T-cell activation induces LINE1-transcript downregulation by PTBP1 splicing suppressor and promotes expression of the corresponding protein-coding genes through mTORC1. Dysfunctional T-cells, exhausted in vitro or tumor-infiltrating lymphocytes (TILs), accumulate LINE1-transcripts at chromatin. Remarkably, depletion of LINE1-transcripts restores TIL effector function (Marasca F. et al, Nature Genetics, 2022).

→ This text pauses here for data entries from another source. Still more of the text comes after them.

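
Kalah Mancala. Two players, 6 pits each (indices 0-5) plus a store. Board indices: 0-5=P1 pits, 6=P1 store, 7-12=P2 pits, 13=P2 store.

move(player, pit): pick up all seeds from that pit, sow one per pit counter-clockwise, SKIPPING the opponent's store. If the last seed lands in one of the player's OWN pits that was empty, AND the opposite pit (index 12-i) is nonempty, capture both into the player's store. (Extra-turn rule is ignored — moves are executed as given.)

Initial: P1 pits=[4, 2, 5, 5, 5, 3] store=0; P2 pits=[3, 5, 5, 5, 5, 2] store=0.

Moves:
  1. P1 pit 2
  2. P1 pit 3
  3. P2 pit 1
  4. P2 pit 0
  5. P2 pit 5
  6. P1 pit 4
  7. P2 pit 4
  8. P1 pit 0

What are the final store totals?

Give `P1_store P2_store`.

Answer: 4 3

Derivation:
Move 1: P1 pit2 -> P1=[4,2,0,6,6,4](1) P2=[4,5,5,5,5,2](0)
Move 2: P1 pit3 -> P1=[4,2,0,0,7,5](2) P2=[5,6,6,5,5,2](0)
Move 3: P2 pit1 -> P1=[5,2,0,0,7,5](2) P2=[5,0,7,6,6,3](1)
Move 4: P2 pit0 -> P1=[5,2,0,0,7,5](2) P2=[0,1,8,7,7,4](1)
Move 5: P2 pit5 -> P1=[6,3,1,0,7,5](2) P2=[0,1,8,7,7,0](2)
Move 6: P1 pit4 -> P1=[6,3,1,0,0,6](3) P2=[1,2,9,8,8,0](2)
Move 7: P2 pit4 -> P1=[7,4,2,1,1,7](3) P2=[1,2,9,8,0,1](3)
Move 8: P1 pit0 -> P1=[0,5,3,2,2,8](4) P2=[2,2,9,8,0,1](3)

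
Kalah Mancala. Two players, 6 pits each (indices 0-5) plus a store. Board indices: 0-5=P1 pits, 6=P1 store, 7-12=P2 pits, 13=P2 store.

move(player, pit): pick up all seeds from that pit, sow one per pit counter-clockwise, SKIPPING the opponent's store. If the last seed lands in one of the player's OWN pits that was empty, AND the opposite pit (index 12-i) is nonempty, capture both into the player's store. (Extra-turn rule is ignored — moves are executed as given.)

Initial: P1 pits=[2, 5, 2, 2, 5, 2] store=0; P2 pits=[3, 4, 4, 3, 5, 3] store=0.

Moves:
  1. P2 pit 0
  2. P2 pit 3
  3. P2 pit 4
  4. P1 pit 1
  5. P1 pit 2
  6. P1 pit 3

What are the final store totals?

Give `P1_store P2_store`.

Move 1: P2 pit0 -> P1=[2,5,2,2,5,2](0) P2=[0,5,5,4,5,3](0)
Move 2: P2 pit3 -> P1=[3,5,2,2,5,2](0) P2=[0,5,5,0,6,4](1)
Move 3: P2 pit4 -> P1=[4,6,3,3,5,2](0) P2=[0,5,5,0,0,5](2)
Move 4: P1 pit1 -> P1=[4,0,4,4,6,3](1) P2=[1,5,5,0,0,5](2)
Move 5: P1 pit2 -> P1=[4,0,0,5,7,4](2) P2=[1,5,5,0,0,5](2)
Move 6: P1 pit3 -> P1=[4,0,0,0,8,5](3) P2=[2,6,5,0,0,5](2)

Answer: 3 2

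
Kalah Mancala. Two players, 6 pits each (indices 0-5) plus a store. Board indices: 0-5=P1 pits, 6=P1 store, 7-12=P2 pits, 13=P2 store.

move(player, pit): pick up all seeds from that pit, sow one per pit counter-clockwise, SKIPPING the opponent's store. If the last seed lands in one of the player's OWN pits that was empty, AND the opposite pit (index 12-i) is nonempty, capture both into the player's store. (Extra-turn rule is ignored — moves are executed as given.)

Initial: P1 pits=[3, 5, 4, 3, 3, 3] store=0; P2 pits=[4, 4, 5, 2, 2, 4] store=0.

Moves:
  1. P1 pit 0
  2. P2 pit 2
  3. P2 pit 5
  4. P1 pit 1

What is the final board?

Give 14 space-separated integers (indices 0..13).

Answer: 2 0 7 6 4 4 1 5 5 0 3 3 0 2

Derivation:
Move 1: P1 pit0 -> P1=[0,6,5,4,3,3](0) P2=[4,4,5,2,2,4](0)
Move 2: P2 pit2 -> P1=[1,6,5,4,3,3](0) P2=[4,4,0,3,3,5](1)
Move 3: P2 pit5 -> P1=[2,7,6,5,3,3](0) P2=[4,4,0,3,3,0](2)
Move 4: P1 pit1 -> P1=[2,0,7,6,4,4](1) P2=[5,5,0,3,3,0](2)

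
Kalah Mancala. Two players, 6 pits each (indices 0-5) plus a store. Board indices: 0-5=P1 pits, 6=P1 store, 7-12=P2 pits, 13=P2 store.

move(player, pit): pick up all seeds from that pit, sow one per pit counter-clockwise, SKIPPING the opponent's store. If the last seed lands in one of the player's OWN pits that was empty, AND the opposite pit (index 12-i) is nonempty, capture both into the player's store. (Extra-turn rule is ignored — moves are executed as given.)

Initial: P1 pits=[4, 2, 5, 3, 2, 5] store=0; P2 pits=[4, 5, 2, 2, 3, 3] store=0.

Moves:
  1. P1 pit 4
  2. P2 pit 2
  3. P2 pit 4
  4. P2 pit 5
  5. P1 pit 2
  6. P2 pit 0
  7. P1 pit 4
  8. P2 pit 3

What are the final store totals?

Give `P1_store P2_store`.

Move 1: P1 pit4 -> P1=[4,2,5,3,0,6](1) P2=[4,5,2,2,3,3](0)
Move 2: P2 pit2 -> P1=[4,2,5,3,0,6](1) P2=[4,5,0,3,4,3](0)
Move 3: P2 pit4 -> P1=[5,3,5,3,0,6](1) P2=[4,5,0,3,0,4](1)
Move 4: P2 pit5 -> P1=[6,4,6,3,0,6](1) P2=[4,5,0,3,0,0](2)
Move 5: P1 pit2 -> P1=[6,4,0,4,1,7](2) P2=[5,6,0,3,0,0](2)
Move 6: P2 pit0 -> P1=[0,4,0,4,1,7](2) P2=[0,7,1,4,1,0](9)
Move 7: P1 pit4 -> P1=[0,4,0,4,0,8](2) P2=[0,7,1,4,1,0](9)
Move 8: P2 pit3 -> P1=[1,4,0,4,0,8](2) P2=[0,7,1,0,2,1](10)

Answer: 2 10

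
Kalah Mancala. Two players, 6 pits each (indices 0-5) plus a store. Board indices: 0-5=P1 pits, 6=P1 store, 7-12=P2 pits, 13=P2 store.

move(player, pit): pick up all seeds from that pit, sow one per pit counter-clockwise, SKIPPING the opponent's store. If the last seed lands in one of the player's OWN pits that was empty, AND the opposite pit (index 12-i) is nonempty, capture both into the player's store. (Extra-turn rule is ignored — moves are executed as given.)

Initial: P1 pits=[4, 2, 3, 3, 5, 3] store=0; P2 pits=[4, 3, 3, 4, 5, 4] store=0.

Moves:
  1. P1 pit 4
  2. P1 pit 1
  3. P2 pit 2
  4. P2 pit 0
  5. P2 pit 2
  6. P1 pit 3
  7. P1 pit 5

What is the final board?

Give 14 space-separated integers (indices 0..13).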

We introduce LINE1-transcripts as the first of a new class of epigenetic immunoregulatory molecules that enforce quiescence of naïve T lymphocytes controlling chromatin organization and thus the expression of fundamental genes for T-cell function. Besides, the discovery that LINE1-transcripts can reaccumulate in the nuclei of different pathological contexts such as tumor microenvironment suggests that they could represent a novel checkpoint that regulate the switch from quiescence to activation and dysfunction.
Host: Prof.ssa Angela Bentivegna
Beatrice Bodega
Beatrice Bodega graduated in Medical Biotechnology in 2003 and obtained a PhD in Biotechnology Applied to Medical Sciences at in 2006 at University of Milan.
She then moved to Rome in 2009 in the laboratory of Valerio Orlando (Dulbecco Telethon Institute at the Santa Lucia Foundation) to specialize in epigenetics and in investigating the role of transposable elements (LINE1) in human cell differentiation.
In 2014, she started her independent career as Group Leader at INGM. Since 2021 she is Associate Professor of Molecular Biology at University of Milan.
Since 20 years she has been interested in understanding the molecular function of non-coding DNA, in particular in the modulation of cellular processes (i.e. differentiation, homeostasis, plasticity) and how this portion of the genome modulates the response to the environment, the adaptation and progression of human diseases. Her laboratory combines molecular, genomic and advanced imaging approaches with computational biology to describe the molecular mechanisms of DNA repetitive sequences, particularly the Transposable Elements, in human biology with a strong focus on translational aspects in biomedical research.